Are Your Employees Planning? – 5 Coaching Steps to Provide Direction

by | Jul 16, 2010 | Performance Management

  • Amy Letke

    Amy Newbanks Letke, SPHR, GPHR, is the Founder of Integrity HR, Inc. Amy provides workplace solutions to improve performance, reduce liability and increase profits. She is passionate about helping other entrepreneurs and business owners achieve success. Contact us for more insights - 502-753-0970 or

Planning = Productivity

In the HR field where we have an emphasis on the people in our organizations it is often necessary to interact with your company’s’ management and employees to act as a productivity coach in order to lead them down the right path towards their professional development.

Maybe you’re having employee relations issues that are getting in the way of business.  Perhaps you have employees with similar backgrounds whose performance levels are far from similar. Maybe you have a company whose people should be performing on a top level, but aren’t up to par with your expectations.

Today’s blog asks, are your employees planning? If you notice any of the above problems perhaps your employees simply need a bit of direction, and more importantly need to know how to discover that direction.

Here are 5 tips that will help you point them (or yourself) in the right direction.

Five Coaching Steps to Provide Direction

Even the simplest form of planning such as list making has been shown to improve productivity significantly in study after study. But there’s a problem.  A lot of people aren’t natural planners.

Planning is time-consuming and sometimes we’re so tired we don’t think we have the brainpower for the task.  Second, it’s detailed, and if you’re like most folks, we are detailed to death in our normal life.  So yes, sometimes people don’t plan.  It happens.

But what’s at stake if you don’t have a plan?  Your job… or even your business. That’s what.  Here are five simple planning steps to assist you or your employees with their planning process.

Step 1 — Identify your objectives.

Why do you need a plan, and who / what is it for? For example, is it for benchmarking, is it a simple process outline, is it a plan to communicate both internally with your employees and externally with your investors, is it a plan to initiate a new strategy, etc?

The objective of this step is to customize your writing to your audience.  Once you’ve identified who is going to read your plan (remember it might not only be you), now you can start your outline.

Step 2 — Sit down and outline your plan.

Yes, sit down and think!  Think about your needs and what you want to accomplish. Outline your goals. Begin by doing some creative thinking.  Think to yourself, “what can I do to add value to my business.”  You’d be surprised at what might come into your mind.

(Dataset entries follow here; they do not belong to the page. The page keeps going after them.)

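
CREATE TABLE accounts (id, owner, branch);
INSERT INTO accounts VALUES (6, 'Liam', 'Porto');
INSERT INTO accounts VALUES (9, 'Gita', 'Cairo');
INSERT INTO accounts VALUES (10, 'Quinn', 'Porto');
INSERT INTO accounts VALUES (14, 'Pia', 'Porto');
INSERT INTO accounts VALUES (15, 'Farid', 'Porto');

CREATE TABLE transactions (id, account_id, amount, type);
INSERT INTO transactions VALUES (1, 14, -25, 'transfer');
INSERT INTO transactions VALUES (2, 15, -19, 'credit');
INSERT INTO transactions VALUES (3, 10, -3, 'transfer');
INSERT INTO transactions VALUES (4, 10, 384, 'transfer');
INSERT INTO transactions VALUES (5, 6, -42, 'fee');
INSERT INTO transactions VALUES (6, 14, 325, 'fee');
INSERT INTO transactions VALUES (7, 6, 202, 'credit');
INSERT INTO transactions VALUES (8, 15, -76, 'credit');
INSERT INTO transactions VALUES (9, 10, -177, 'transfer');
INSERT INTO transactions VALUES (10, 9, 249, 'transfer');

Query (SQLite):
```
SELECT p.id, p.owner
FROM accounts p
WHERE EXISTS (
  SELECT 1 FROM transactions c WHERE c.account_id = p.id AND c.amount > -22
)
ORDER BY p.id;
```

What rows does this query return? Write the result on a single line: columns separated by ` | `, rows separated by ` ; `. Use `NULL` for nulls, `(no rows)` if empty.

For each accounts row, check whether any transactions with matching account_id has amount > -22.
Keep rows where that is true.

6 | Liam ; 9 | Gita ; 10 | Quinn ; 14 | Pia ; 15 | Farid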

Let your mind flow and don’t hold back on any possibility. You can trim it down later.

Step 3 — Author your plan.

This is where it starts to come together. Organize your thoughts on paper and figure out what comes first, what comes next, what stays and what goes.

This is where you’re going to have to do a bit of research if your planning anything with detail. You may have a lot of unanswered questions.  Now is the time to seek the answers. 

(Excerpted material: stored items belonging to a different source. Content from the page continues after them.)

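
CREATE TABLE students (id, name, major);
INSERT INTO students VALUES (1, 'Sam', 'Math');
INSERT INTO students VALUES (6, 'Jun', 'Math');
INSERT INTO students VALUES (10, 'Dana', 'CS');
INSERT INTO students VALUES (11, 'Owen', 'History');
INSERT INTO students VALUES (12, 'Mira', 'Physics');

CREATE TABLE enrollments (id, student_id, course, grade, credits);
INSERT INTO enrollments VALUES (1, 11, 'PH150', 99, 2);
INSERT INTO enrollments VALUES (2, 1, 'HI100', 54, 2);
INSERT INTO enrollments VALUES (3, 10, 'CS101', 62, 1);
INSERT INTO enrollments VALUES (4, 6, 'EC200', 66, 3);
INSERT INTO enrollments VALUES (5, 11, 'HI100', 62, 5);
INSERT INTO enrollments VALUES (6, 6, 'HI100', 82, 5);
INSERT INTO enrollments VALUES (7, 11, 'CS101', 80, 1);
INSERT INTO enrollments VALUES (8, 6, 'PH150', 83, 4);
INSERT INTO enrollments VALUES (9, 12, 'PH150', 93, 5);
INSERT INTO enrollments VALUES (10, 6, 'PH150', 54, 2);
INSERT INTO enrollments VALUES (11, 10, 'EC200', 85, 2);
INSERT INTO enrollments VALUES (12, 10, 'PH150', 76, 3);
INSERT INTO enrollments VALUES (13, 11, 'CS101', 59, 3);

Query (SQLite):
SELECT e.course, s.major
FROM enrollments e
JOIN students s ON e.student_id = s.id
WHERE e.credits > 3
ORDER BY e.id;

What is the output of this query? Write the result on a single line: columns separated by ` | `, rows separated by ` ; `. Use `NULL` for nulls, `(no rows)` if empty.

HI100 | History ; HI100 | Math ; PH150 | Math ; PH150 | Physics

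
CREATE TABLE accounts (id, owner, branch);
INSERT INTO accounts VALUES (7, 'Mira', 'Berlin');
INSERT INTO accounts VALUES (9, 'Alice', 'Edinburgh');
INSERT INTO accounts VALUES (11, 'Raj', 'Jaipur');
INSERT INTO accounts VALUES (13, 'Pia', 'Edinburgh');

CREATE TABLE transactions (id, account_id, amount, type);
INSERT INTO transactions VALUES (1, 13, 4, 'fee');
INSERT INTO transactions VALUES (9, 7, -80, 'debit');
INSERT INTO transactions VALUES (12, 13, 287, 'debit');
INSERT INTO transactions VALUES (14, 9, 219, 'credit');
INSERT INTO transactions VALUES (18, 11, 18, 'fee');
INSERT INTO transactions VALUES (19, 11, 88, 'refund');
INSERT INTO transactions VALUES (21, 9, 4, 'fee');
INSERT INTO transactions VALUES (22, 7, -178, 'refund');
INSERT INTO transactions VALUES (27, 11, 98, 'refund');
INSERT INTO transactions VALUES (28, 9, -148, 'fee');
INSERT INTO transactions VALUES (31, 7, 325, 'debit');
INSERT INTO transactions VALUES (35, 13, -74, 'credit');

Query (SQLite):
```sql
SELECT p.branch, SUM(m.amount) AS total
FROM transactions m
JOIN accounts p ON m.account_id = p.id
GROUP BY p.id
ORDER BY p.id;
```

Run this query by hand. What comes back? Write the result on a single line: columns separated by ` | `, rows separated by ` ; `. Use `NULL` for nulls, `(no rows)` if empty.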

Step 4 — Review, and seek input.

Here’s where an, advisor, colleague, or professional coach can be invaluable.  Is the plan complete?  Do others comprehend what your plan hopes to accomplish?  Is it logical?  Does it communicate to your audience effectively?  Did you cover all of the bases (sometimes a third-party look is a great idea).  If needed, can you easily present it to others so they will understand?

Step 5 — Rework your plan as needed – it’s a living document.

This is often a step people leave out.  Recognize that your plan can and should evolve over time.  Don’t just place it on a shelf (or your cluttered hard drive) and forget about it.

Remember that even if its a simple to do list, or a simple strategy to guide your month’s performance goals, it’s a guide for you – a map to where you’re headed and how you’re going to get there.  Refer to it often.  Keep it in front of your eyes as a constant reminder.  Discuss it if applicable.  The more employees, advisors, investors, and customers know about your direction, the more feedback you can get and the better you will perform.